Jozef Banáš (born 27 September 1948) is a Slovak novelist, journalist, diplomat and politician.

==Professional career==
- 1972 - graduated at the University of Economics in Bratislava with major in foreign trade
- 1973-1976 - business consultant at Chirana Export Piešťany
- 1977-1992 - Ministry of Foreign Affairs, Prague
- 1983-1988 - embassy in Berlin, NDR, press attaché
- 1990-1992 - embassy in Wien, deputy chief of mission
- 1992 - Raiffeisenleasing Wien
- 1993-1994 - Tatraleasing Bratislava, chief executive officer
- 1994-2001 - Slovak International Tabak, industrial politics management

== Works ==
- 1978 – Nebráňme vtákom lietať (Don't stop the birds from flying), TV staging, scenario
- 1979 – Čisté vody (Clear waters), TV staging
- 1982 – Mimoriadny rýchlik (Extraordinary express), TV staging, scenario
- 1983 – Kirchhoffov zákon (Kirchoff's Law), TV staging, scenario
- 1985 – Začiatok sezóny (Start of the season), movie scenario
- 1990 – Tréning na štátnika (Training for statesman), theatre comedy
- 1996 – No Comment, theatre comedy
- 2001 – Lepší ako včera (Better than yesterday), book of short stories
- 2006 – Politicum tremens (co-author Bohumil Hanzel), humorous book about National Council of Slovakia
- 2007 – Idioti v politike (Idiots in politics), satiric book about politics
- 2007 – Delírium P. (Delirium P.), theatre comedy
- 2008 – Zóna nadšenia (Zone of enthusiasm), political thriller
- 2009 – Zastavte Dubčeka! (Stop Dubček !), novel
- 2010 – Deň do večnosti (A day to eternity), poetry collection
- 2010–Kód 9 (Code 9), novel
- 2011 – Sezóna potkanov (Rat season), novel
- 2013 – Kód 1 (Code 1), novel
- 2015 – Dementi (Morons), novel about Banáš's readers
- 2020 - Nádherná Smrť v Altaji ("Amazing Death in Altay mountains"), novel

Besides his literal ventures, he is known as a political journalist and essayist.
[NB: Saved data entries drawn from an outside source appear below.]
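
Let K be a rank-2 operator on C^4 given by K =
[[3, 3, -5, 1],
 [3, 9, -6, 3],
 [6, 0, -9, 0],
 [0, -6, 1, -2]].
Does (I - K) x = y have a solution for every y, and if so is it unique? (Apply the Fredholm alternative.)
(I - K) is invertible (det(I - K) = -48 ≠ 0), so for every y in C^4 the equation (I - K) x = y has a unique solution.

K has rank 2 and factors as K = U V^T = u1 v1^T + u2 v2^T with u1 = (1, 3, 0, -2), v1 = (1, 3, -2, 1), u2 = (1, 0, 3, 1), v2 = (2, 0, -3, 0) (multiplying out reproduces the displayed K). The nonzero eigenvalues of U V^T coincide with those of the 2 x 2 matrix G = V^T U = [[v1·u1, v1·u2], [v2·u1, v2·u2]] = [[8, -4], [2, -7]], and by the Sylvester determinant identity det(I_4 - U V^T) = det(I_2 - V^T U) = det([[-7, 4], [-2, 8]]) = (-7)(8) - (4)(-2) = -48. (Direct check: I - K =
[[-2, -3, 5, -1],
 [-3, -8, 6, -3],
 [-6, 0, 10, 0],
 [0, 6, -1, 3]]
has determinant -48.) The finite-dimensional Fredholm alternative says: either (I - K) is invertible, or ker(I - K) ≠ {0} and then range(I - K) = ker((I - K)^*)^⊥, with dim ker(I - K) = dim ker((I - K)^*). Since det(I - K) ≠ 0, 1 is not an eigenvalue of K and ker(I - K) = {0}, so we are in the first case: for every y there is a unique x = (I - K)^(-1) y. (Explicitly, by the Woodbury identity, (I - U V^T)^(-1) = I + U (I_2 - G)^(-1) V^T.)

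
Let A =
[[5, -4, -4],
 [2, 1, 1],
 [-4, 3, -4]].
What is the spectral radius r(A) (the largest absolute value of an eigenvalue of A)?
r(A) ≈ 5.8276

The eigenvalues of A are the roots of its characteristic polynomial. With M = A (coefficients from the trace, the sum of principal 2x2 minors, and det A):
  p(λ) = det(λ I - M) = λ^3 - 2λ^2 - 30λ + 91.
No integer candidate from the rational root theorem (±divisors of 91) is a root, so the roots are irrational. The cubic discriminant is Δ = -10795 < 0, so there is one real root and a complex-conjugate pair. p(-6) = -17 and p(-5) = 66 have opposite signs, so a root lies in (-6, -5); Newton's method refines it to λ ≈ -5.8276. Dividing out (λ - (-5.8276)) leaves approximately λ^2 - 7.8276λ + 15.6155. For λ^2 - 7.8276λ + 15.6155 the discriminant is -1.1913. It is negative, so the remaining roots are the complex-conjugate pair λ ≈ 3.9138 ± 0.5457i. Their product equals the constant term, so |λ|^2 ≈ 15.6155 and |λ| ≈ 3.9516.
Thus the eigenvalues (to 4 decimals) are -5.8276 (modulus 5.8276); 3.9138 ± 0.5457i (modulus 3.9516). The spectral radius is the largest modulus: r(A) ≈ 5.8276. (Cross-check: r(A) ≤ ||A||_2 ≈ 8.2203; equality holds whenever A is normal, though it can also hold for some non-normal A.)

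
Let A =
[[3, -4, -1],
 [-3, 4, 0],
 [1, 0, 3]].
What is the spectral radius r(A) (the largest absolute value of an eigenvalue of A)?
r(A) ≈ 6.8922

The eigenvalues of A are the roots of its characteristic polynomial. With M = A (coefficients from the trace, the sum of principal 2x2 minors, and det A):
  p(λ) = det(λ I - M) = λ^3 - 10λ^2 + 22λ - 4.
No integer candidate from the rational root theorem (±divisors of 4) is a root, so the roots are irrational. The cubic discriminant is Δ = 5216 > 0, so there are three distinct real roots. p(0) = -4 and p(1) = 9 have opposite signs, so a root lies in (0, 1); Newton's method refines it to λ ≈ 0.1996. p(2) = 8 and p(3) = -1 have opposite signs, so a root lies in (2, 3); Newton's method refines it to λ ≈ 2.9083. p(6) = -16 and p(7) = 3 have opposite signs, so a root lies in (6, 7); Newton's method refines it to λ ≈ 6.8922. Check (Vieta): the three roots sum to 10, matching tr M = 10.
Thus the eigenvalues (to 4 decimals) are 0.1996 (modulus 0.1996); 2.9083 (modulus 2.9083); 6.8922 (modulus 6.8922). The spectral radius is the largest modulus: r(A) ≈ 6.8922. (Cross-check: r(A) ≤ ||A||_2 ≈ 7.1143; equality holds whenever A is normal, though it can also hold for some non-normal A.)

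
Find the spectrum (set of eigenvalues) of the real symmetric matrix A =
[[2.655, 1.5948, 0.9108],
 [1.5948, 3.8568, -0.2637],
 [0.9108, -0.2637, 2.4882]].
sigma(A) ≈ {1, 3, 5}

A is real symmetric, so its spectrum consists of real eigenvalues. Expanding the characteristic polynomial of the displayed matrix gives
  det(λ I - A) = p(λ) = λ^3 + (-9)λ^2 + (23)λ + (-15).
Solving p(λ) = 0 yields eigenvalues ≈ 1, 3, 5. (A is shown rounded to 4 decimals, so these recover the underlying integer eigenvalues to within that precision.)
Verification: the trace of A = 9 equals the sum of eigenvalues 9, and det(A) ≈ 15.0001 matches the eigenvalue product 15.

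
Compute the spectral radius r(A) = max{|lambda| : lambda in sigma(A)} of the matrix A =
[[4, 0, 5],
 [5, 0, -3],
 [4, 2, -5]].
r(A) ≈ 6.2842

The eigenvalues of A are the roots of its characteristic polynomial. With M = A (coefficients from the trace, the sum of principal 2x2 minors, and det A):
  p(λ) = det(λ I - M) = λ^3 + λ^2 - 34λ - 74.
No integer candidate from the rational root theorem (±divisors of 74) is a root, so the roots are irrational. The cubic discriminant is Δ = 56104 > 0, so there are three distinct real roots. p(-5) = -4 and p(-4) = 14 have opposite signs, so a root lies in (-5, -4); Newton's method refines it to λ ≈ -4.8625. p(-3) = 10 and p(-2) = -10 have opposite signs, so a root lies in (-3, -2); Newton's method refines it to λ ≈ -2.4217. p(6) = -26 and p(7) = 80 have opposite signs, so a root lies in (6, 7); Newton's method refines it to λ ≈ 6.2842. Check (Vieta): the three roots sum to -1, matching tr M = -1.
Thus the eigenvalues (to 4 decimals) are -4.8625 (modulus 4.8625); -2.4217 (modulus 2.4217); 6.2842 (modulus 6.2842). The spectral radius is the largest modulus: r(A) ≈ 6.2842. (Cross-check: r(A) ≤ ||A||_2 ≈ 8.6787; equality holds whenever A is normal, though it can also hold for some non-normal A.)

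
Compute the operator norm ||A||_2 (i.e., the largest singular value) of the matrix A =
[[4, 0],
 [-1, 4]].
||A||_2 = sqrt((33 + sqrt(65))/2) ≈ 4.5311 (= sqrt(largest eigenvalue of A^T A))

||A||_2 = sigma_max(A) = sqrt(lambda_max(A^T A)). Form the symmetric matrix M = A^T A =
[[17, -4],
 [-4, 16]].
Its characteristic polynomial (trace, determinant of M give the coefficients) is
  p(λ) = det(λ I - M) = λ^2 - 33λ + 256.
For λ^2 - 33λ + 256 the discriminant is 65. It is nonnegative but not a perfect square, so the roots are real and irrational: λ = (33 ± sqrt(65))/2 ≈ 20.5311, 12.4689.
So the eigenvalues of A^T A are ≈ 12.4689, 20.5311 (all ≥ 0, as they must be for A^T A). The largest is λ_max = (33 + sqrt(65))/2 ≈ 20.5311, hence ||A||_2 = sqrt(λ_max) = sqrt((33 + sqrt(65))/2) ≈ 4.5311.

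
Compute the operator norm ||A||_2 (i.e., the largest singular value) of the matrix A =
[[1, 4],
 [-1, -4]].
||A||_2 = sqrt(34) ≈ 5.831 (= sqrt(largest eigenvalue of A^T A))

||A||_2 = sigma_max(A) = sqrt(lambda_max(A^T A)). Form the symmetric matrix M = A^T A =
[[2, 8],
 [8, 32]].
Its characteristic polynomial (trace, determinant of M give the coefficients) is
  p(λ) = det(λ I - M) = λ^2 - 34λ.
For λ^2 - 34λ the discriminant is 1156. It is a perfect square (34^2), so the roots are rational: λ = (34 ± 34)/2 = 34, 0.
So the eigenvalues of A^T A are ≈ 0, 34 (all ≥ 0, as they must be for A^T A). The largest is λ_max = 34, hence ||A||_2 = sqrt(λ_max) = sqrt(34) ≈ 5.831.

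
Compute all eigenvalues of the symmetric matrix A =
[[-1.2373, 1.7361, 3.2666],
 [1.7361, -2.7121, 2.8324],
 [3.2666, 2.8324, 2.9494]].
sigma(A) ≈ {-4, -3, 6}

A is real symmetric, so its spectrum consists of real eigenvalues. Expanding the characteristic polynomial of the displayed matrix gives
  det(λ I - A) = p(λ) = λ^3 + (1)λ^2 + (-30)λ + (-72).
Solving p(λ) = 0 yields eigenvalues ≈ -4, -3, 6. (A is shown rounded to 4 decimals, so these recover the underlying integer eigenvalues to within that precision.)
Verification: the trace of A = -1 equals the sum of eigenvalues -1, and det(A) ≈ 71.9997 matches the eigenvalue product 72.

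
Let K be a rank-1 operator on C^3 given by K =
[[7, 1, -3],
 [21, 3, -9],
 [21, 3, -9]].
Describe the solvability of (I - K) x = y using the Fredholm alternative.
(I - K) is singular (det(I - K) = 0, i.e. 1 ∈ sigma(K)). (I - K) x = y is solvable iff y ⊥ ker((I - K)^*) = span{(7, 1, -3)}, i.e. iff 7y_1 + y_2 - 3y_3 = 0. When solvable, the solutions are x = y + c·(1, 3, 3), c arbitrary (ker(I - K) = span{(1, 3, 3)}, dimension 1).

K has rank 1, so it is an outer product K = u v^T: every row of K is a multiple of one row vector. Reading off the entries, u = (1, 3, 3) and v = (7, 1, -3) (row i of K equals u_i·v^T). A rank-one matrix u v^T satisfies K u = u (v·u) and kills the (2)-dimensional subspace v^⊥, so its characteristic polynomial is lambda^2 (lambda - v·u) with v·u = tr K = 1. Hence the eigenvalues of I - K are 1 (multiplicity 2) and 1 - (1) = 0, so det(I - K) = 0. (Direct check: I - K =
[[-6, -1, 3],
 [-21, -2, 9],
 [-21, -3, 10]]
has determinant 0.) So 1 is an eigenvalue of K and (I - K) is not invertible. The finite-dimensional Fredholm alternative says: either (I - K) is invertible, or ker(I - K) ≠ {0} and then range(I - K) = ker((I - K)^*)^⊥, with dim ker(I - K) = dim ker((I - K)^*). We are in the second case, so we need both kernels. Kernel of I - K: (I - K) u = u - u (v·u) = u - u = 0, so ker(I - K) = span{u} = span{(1, 3, 3)} (it is exactly 1-dimensional because rank(I - K) = 2). Kernel of the adjoint: K is real, so (I - K)^* = I - K^T = I - v u^T, and (I - v u^T) v = v - v (u·v) = 0; hence ker((I - K)^*) = span{v} = span{(7, 1, -3)}. Therefore (I - K) x = y is solvable iff <y, v> = 0, i.e. iff 7y_1 + y_2 - 3y_3 = 0. When this holds, K y = u (v·y) = 0, so (I - K) y = y and x = y is a particular solution; the full solution set is the line x = y + c·u = y + c·(1, 3, 3), c ∈ C.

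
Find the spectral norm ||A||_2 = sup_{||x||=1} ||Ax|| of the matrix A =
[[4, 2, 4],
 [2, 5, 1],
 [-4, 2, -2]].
||A||_2 ≈ 7.8614 (= sqrt(largest eigenvalue of A^T A))

||A||_2 = sigma_max(A) = sqrt(lambda_max(A^T A)). Form the symmetric matrix M = A^T A =
[[36, 10, 26],
 [10, 33, 9],
 [26, 9, 21]].
Its characteristic polynomial (trace, sum of principal 2x2 minors, determinant of M give the coefficients) is
  p(λ) = det(λ I - M) = λ^3 - 90λ^2 + 1780λ - 2304.
No integer candidate from the rational root theorem (±divisors of 2304) is a root, so the roots are irrational. The cubic discriminant is Δ = 2887055168 > 0, so there are three distinct real roots. p(1) = -613 and p(2) = 904 have opposite signs, so a root lies in (1, 2); Newton's method refines it to λ ≈ 1.3907. p(26) = 712 and p(27) = -171 have opposite signs, so a root lies in (26, 27); Newton's method refines it to λ ≈ 26.8081. p(61) = -1633 and p(62) = 424 have opposite signs, so a root lies in (61, 62); Newton's method refines it to λ ≈ 61.8012. Check (Vieta): the three roots sum to 90, matching tr M = 90.
So the eigenvalues of A^T A are ≈ 1.3907, 26.8081, 61.8012 (all ≥ 0, as they must be for A^T A). The largest is λ_max ≈ 61.8012, hence ||A||_2 = sqrt(λ_max) ≈ 7.8614.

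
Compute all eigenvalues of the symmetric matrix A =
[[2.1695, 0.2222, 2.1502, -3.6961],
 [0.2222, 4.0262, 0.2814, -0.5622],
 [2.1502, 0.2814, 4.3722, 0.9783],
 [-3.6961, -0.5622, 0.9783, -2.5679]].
sigma(A) ≈ {-5, 3, 4, 6}

A is real symmetric, so its spectrum consists of real eigenvalues. Expanding the characteristic polynomial of the displayed matrix gives
  det(λ I - A) = p(λ) = λ^4 + (-8)λ^3 + (-11)λ^2 + (197.9971)λ + (-359.9912).
Solving p(λ) = 0 yields eigenvalues ≈ -5, 3, 4, 6. (A is shown rounded to 4 decimals, so these recover the underlying integer eigenvalues to within that precision.)
Verification: the trace of A = 8 equals the sum of eigenvalues 8, and det(A) ≈ -359.9912 matches the eigenvalue product -360.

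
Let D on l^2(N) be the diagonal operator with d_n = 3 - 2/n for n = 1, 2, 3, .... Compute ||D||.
||D|| = 3

For a diagonal operator on l^2 with entries d_n, ||D|| = sup_n |d_n|. Here d_1 = 1, d_2 = 2, ..., and d_n = 3 - 2/n increases monotonically toward 3. All terms lie in [1, 3), so |d_n| = d_n and the supremum is the limit 3, which is not attained by any individual d_n. Hence ||D|| = 3.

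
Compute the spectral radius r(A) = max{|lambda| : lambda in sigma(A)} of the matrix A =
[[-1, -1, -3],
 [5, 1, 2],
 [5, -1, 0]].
r(A) ≈ 4.6571

The eigenvalues of A are the roots of its characteristic polynomial. With M = A (coefficients from the trace, the sum of principal 2x2 minors, and det A):
  p(λ) = det(λ I - M) = λ^3 + 21λ - 18.
No integer candidate from the rational root theorem (±divisors of 18) is a root, so the roots are irrational. The cubic discriminant is Δ = -45792 < 0, so there is one real root and a complex-conjugate pair. p(0) = -18 and p(1) = 4 have opposite signs, so a root lies in (0, 1); Newton's method refines it to λ ≈ 0.8299. Dividing out (λ - (0.8299)) leaves approximately λ^2 + 0.8299λ + 21.6888. For λ^2 + 0.8299λ + 21.6888 the discriminant is -86.0663. It is negative, so the remaining roots are the complex-conjugate pair λ ≈ -0.415 ± 4.6386i. Their product equals the constant term, so |λ|^2 ≈ 21.6888 and |λ| ≈ 4.6571.
Thus the eigenvalues (to 4 decimals) are 0.8299 (modulus 0.8299); -0.415 ± 4.6386i (modulus 4.6571). The spectral radius is the largest modulus: r(A) ≈ 4.6571. (Cross-check: r(A) ≤ ||A||_2 ≈ 7.4254; equality holds whenever A is normal, though it can also hold for some non-normal A.)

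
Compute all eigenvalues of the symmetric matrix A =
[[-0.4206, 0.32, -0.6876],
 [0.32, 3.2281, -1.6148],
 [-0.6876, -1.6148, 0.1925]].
sigma(A) ≈ {-1, 0, 4}

A is real symmetric, so its spectrum consists of real eigenvalues. Expanding the characteristic polynomial of the displayed matrix gives
  det(λ I - A) = p(λ) = λ^3 + (-3)λ^2 + (-4)λ + (0).
Solving p(λ) = 0 yields eigenvalues ≈ -1, 0, 4. (A is shown rounded to 4 decimals, so these recover the underlying integer eigenvalues to within that precision.)
Verification: the trace of A = 3 equals the sum of eigenvalues 3, and det(A) ≈ 0.0001 matches the eigenvalue product 0.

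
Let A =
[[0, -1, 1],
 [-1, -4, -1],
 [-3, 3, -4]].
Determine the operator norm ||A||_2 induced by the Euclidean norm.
||A||_2 ≈ 6.088 (= sqrt(largest eigenvalue of A^T A))

||A||_2 = sigma_max(A) = sqrt(lambda_max(A^T A)). Form the symmetric matrix M = A^T A =
[[10, -5, 13],
 [-5, 26, -9],
 [13, -9, 18]].
Its characteristic polynomial (trace, sum of principal 2x2 minors, determinant of M give the coefficients) is
  p(λ) = det(λ I - M) = λ^3 - 54λ^2 + 633λ - 196.
No integer candidate from the rational root theorem (±divisors of 196) is a root, so the roots are irrational. The cubic discriminant is Δ = 149969664 > 0, so there are three distinct real roots. p(0) = -196 and p(1) = 384 have opposite signs, so a root lies in (0, 1); Newton's method refines it to λ ≈ 0.3182. p(16) = 204 and p(17) = -128 have opposite signs, so a root lies in (16, 17); Newton's method refines it to λ ≈ 16.6176. p(37) = -48 and p(38) = 754 have opposite signs, so a root lies in (37, 38); Newton's method refines it to λ ≈ 37.0642. Check (Vieta): the three roots sum to 54, matching tr M = 54.
So the eigenvalues of A^T A are ≈ 0.3182, 16.6176, 37.0642 (all ≥ 0, as they must be for A^T A). The largest is λ_max ≈ 37.0642, hence ||A||_2 = sqrt(λ_max) ≈ 6.088.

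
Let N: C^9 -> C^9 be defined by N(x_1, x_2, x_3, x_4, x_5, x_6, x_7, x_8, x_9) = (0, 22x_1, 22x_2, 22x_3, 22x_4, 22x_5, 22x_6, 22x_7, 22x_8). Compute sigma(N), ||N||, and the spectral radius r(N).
sigma(N) = {0}; ||N|| = 22; r(N) = 0. (N is nilpotent with N^9 = 0.)

On C^9, N is a strictly lower-triangular matrix with 22 on the subdiagonal and zeros elsewhere, so its characteristic polynomial is lambda^9 and every eigenvalue is 0: sigma(N) = {0}. For the operator norm, N e_i = 22e_{i+1} for i = 1, ..., 8 and N e_9 = 0, so the singular values of N are 22 (with multiplicity 8) and 0; hence ||N|| = 22. The spectral radius r(N) = max|lambda| = 0. Note ||N|| > r(N) — characteristic of non-normal nilpotent operators. Indeed N^9 = 0.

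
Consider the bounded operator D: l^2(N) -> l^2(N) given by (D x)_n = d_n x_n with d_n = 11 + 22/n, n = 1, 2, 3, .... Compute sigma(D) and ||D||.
sigma(D) = {11 + 22/n : n ≥ 1} ∪ {11}; ||D|| = 33

A bounded diagonal operator on l^2 with diagonal entries d_n has spectrum equal to the closure of {d_n : n ≥ 1}: every d_n is an eigenvalue (with eigenvector e_n), so {d_n} ⊂ sigma(D); the spectrum is closed, so its closure is too; and for lambda not in the closure, (D - lambda I) has bounded inverse (the diagonal entries 1/(d_n - lambda) are bounded). For our sequence d_n = 11 + 22/n, n = 1, 2, 3, ...:
  - {d_n} = {11 + 22/n : n ≥ 1}; the only limit point is 11
  - closure = {11 + 22/n : n ≥ 1} ∪ {11}
For the norm: a diagonal operator has ||D|| = sup_n |d_n|. Here d_n = 11 + 22/n is positive and decreasing, so sup_n |d_n| = d_1 = 11 + 22 = 33. So ||D|| = 33.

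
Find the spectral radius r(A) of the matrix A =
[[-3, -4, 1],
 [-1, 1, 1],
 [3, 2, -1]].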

His essays and thoughts gained international acclaim.

== Political career ==
- 1976 - entered Communist Party of Czechoslovakia (KSČ)
- 2001-2002 - general secretary of the Aliancia nového občana (ANO) party
- 2002-2006 - elected deputy of National Council as ANO candidate. He was the vice-chairman of the Committee on European Integration; member of the Safety and Defence Committee and of the Permanent Delegation of the National Council of Slovakia to the Parliamentary Assembly of the Council of Europe; member of the Foreign Affairs Committee of the National Council and leader of the Permanent Delegation of the National Council at the Parliamentary Assembly of NATO.
- 2003 - vice-chairman of The Parliamentary Assembly of the Council of Europe
- 2004 - after he did not become the lead candidate for ANO in the European Parliament elections, he announced that he was leaving ANO and to become an independent deputy in the National Council
- 2004 - joined the deputies club of The Slovak Democratic and Christian Union party (SDKÚ)
- 2004 - joined SDKÚ
- 11.11.2004 - elected in Venice as a vice-chairman of the NATO Parliamentary Assembly, making him the first Slovak elected to this position

== Personal life ==
He is married and has two daughters. His younger daughter, Adela Vinczeová, is a prominent moderator and entertainer in Slovakia. According to his daughter Adela, Banáš is a lapsed Catholic.